11 Condensed Lessons from Moving Big Data for Quarter of Adult Lifetime
February 23, 2011
- Best Practices below would solve for about 25% of the problems. Rest 75% is always around the code, platform (database/os/hardware/IO/memory etc). So, prepare a lot of firepower downstream.
- Data movement is like moving homes. Application data management practices are like bringing grocery home. One paradigm fails elsewhere. They’re mostly orthogonal.
- Batch, batch, batch – never migrate data atomically (one-by-one). Atomic works great when incoming data needs to be validated. When migrating existing data a “whole shebang” approach is mandatory as data is already “proved”.
- To extend the paradigm#3 –
- Try migrate taking app offline
- Try disable constraint
- Try drop/recreate indexes rather than organically built it along with data movement
- Disable triggers – the triggers have already worked on the data
- If you have to batch a logical entity in chunks, try not to commit after every batch size. Try commit as less as you can. The best number is 1/migration – a good number is no more than 1 every 15 minutes
- Don’t use application code for your largest entities (say, audit or archive data). Use custom-written thin scripts.

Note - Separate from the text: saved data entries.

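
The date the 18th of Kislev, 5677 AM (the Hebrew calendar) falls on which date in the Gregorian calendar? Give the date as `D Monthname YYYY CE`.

13 December 1916 CE

Julian Day Number of the source date = 2421211.
Converting JDN 2421211 to the Gregorian calendar gives 13 December 1916 CE.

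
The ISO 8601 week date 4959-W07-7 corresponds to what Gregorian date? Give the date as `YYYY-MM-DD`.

4959-02-18

ISO week 1 of 4959 is the week containing the first Thursday of 4959.
Week 7, day 7 (Sunday) lands on 4959-02-18.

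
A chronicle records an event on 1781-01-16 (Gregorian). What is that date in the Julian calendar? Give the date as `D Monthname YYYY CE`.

5 January 1781 CE

The Julian–Gregorian offset here is 11 days (Julian trailing).
16 January 1781 Gregorian − 11 days → 5 January 1781 Julian.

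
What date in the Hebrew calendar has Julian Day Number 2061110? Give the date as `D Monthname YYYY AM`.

JDN 2061110 is 10 January 931 in the proleptic Gregorian calendar.
In the Hebrew calendar that day is 14 Shevat 4691 AM.

14 Shevat 4691 AM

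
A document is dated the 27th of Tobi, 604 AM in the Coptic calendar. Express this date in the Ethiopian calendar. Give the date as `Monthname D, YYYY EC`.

Tir 27, 880 EC

Julian Day Number of the source date = 2045422.
Converting JDN 2045422 to the Ethiopian calendar gives 27 Tir 880 EC.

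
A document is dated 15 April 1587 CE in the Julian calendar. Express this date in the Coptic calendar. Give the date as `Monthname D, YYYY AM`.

Parmouti 20, 1303 AM

Julian Day Number of the source date = 2300814.
Converting JDN 2300814 to the Coptic calendar gives 20 Parmouti 1303 AM.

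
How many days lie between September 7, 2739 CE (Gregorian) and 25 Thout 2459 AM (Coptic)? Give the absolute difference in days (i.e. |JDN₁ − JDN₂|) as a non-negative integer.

JDN of the first date = 2721708.
JDN of the second date = 2722838.
|2722838 − 2721708| = 1130.

1130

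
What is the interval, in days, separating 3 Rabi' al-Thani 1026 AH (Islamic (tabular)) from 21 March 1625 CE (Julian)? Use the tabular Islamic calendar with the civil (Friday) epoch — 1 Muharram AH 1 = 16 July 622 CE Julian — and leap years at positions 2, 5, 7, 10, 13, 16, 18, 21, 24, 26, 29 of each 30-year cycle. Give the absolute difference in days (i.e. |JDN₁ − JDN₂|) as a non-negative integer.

First date → JDN 2311757; second date → JDN 2314669.
The interval is |2311757 − 2314669| = 2912 days.

2912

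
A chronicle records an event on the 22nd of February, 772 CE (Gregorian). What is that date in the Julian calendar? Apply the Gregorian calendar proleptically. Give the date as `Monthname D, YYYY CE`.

February 18, 772 CE

For dates in this range the Gregorian date is 4 days ahead of the Julian.
22 February 772 Gregorian − 4 days → 18 February 772 Julian.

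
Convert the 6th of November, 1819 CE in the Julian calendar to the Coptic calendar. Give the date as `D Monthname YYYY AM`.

The source date corresponds to 18 November 1819 in the Gregorian calendar (JDN 2385757).
That day falls on 9 Hathor 1536 AM in the Coptic calendar.

9 Hathor 1536 AM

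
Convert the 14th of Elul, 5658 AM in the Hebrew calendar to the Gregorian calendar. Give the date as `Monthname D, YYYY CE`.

September 1, 1898 CE

Julian Day Number of the source date = 2414534.
Converting JDN 2414534 to the Gregorian calendar gives 1 September 1898 CE.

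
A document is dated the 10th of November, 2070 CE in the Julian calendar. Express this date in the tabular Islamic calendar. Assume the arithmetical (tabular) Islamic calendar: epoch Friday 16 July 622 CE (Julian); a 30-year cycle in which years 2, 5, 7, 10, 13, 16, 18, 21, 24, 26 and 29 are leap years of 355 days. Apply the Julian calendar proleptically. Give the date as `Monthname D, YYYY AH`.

Shawwal 19, 1493 AH

Both dates share Julian Day Number 2477439; in the tabular Islamic calendar that is 19 Shawwal 1493 AH.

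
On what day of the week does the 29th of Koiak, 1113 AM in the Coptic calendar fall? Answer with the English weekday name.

Monday

This is JDN 2231306 (2 January 1397 Gregorian).
Since JDN mod 7 = 0 (0 = Monday), the day is Monday.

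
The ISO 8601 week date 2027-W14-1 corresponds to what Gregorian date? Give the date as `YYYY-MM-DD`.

2027-04-05

ISO week 1 of 2027 is the week containing the first Thursday of 2027.
Week 14, day 1 (Monday) lands on 2027-04-05.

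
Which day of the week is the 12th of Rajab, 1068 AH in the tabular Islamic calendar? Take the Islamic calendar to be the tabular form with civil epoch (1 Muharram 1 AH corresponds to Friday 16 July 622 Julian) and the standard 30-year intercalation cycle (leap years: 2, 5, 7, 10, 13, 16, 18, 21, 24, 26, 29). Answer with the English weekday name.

Monday

Equivalently 15 April 1658 Gregorian, JDN 2326737.
JDN 2326737 mod 7 = 0, and JDN 0 was a Monday, so this is a Monday.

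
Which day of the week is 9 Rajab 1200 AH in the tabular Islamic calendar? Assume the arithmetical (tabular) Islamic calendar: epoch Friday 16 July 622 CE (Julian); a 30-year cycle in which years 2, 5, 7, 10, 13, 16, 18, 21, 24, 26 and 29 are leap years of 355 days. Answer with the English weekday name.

Monday

Equivalently 8 May 1786 Gregorian, JDN 2373511.
2373511 ≡ 0 (mod 7); counting from Monday = 0 gives Monday.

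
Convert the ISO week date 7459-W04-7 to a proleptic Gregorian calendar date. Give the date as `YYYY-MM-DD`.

ISO week 1 of 7459 is the week containing the first Thursday of 7459.
Week 4, day 7 (Sunday) lands on 7459-01-30.

7459-01-30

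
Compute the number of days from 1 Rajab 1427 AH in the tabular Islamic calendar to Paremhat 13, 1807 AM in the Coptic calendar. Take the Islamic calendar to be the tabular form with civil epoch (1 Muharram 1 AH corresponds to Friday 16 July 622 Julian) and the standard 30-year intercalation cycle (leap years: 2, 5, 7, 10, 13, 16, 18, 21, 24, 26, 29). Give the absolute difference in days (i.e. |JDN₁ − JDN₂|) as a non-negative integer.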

- If relational databases are in play, minimize redo and other logging. There’re multiple ways of doing so.
- Know what 10% of your structures (say, tables) contain 90% of the data (say, 3 tables contain 140GB, rest 77 contain 10GB). That’s typically enterprise pattern. Now, “CTRL+F” in code base for the former and optimize.
- Have an end-goal in target for migration / movement time and continuously try hitting that goal. Stick it to your cube wall. When we did QBDT data sync, it originally took 8 hrs+. Our BHAG was “< 1 minute for 98% companies”. We achieved something smart because we declared a (then) stupid target.
- Tune for IO. Impact of faster IO is non-linear. A 15% faster IO device (or 15% more RAM) would buy you hours of saving.
- Parallelize only for processes on #7. Parallelization has created more performance problems than it solved (generally).
- Remember #1; trace a baseline migration and get it analyzed by a “systems thinker type of guy” who also understands your underlying technology (e.g., Oracle / mySQL / Hadoop /NetEzza).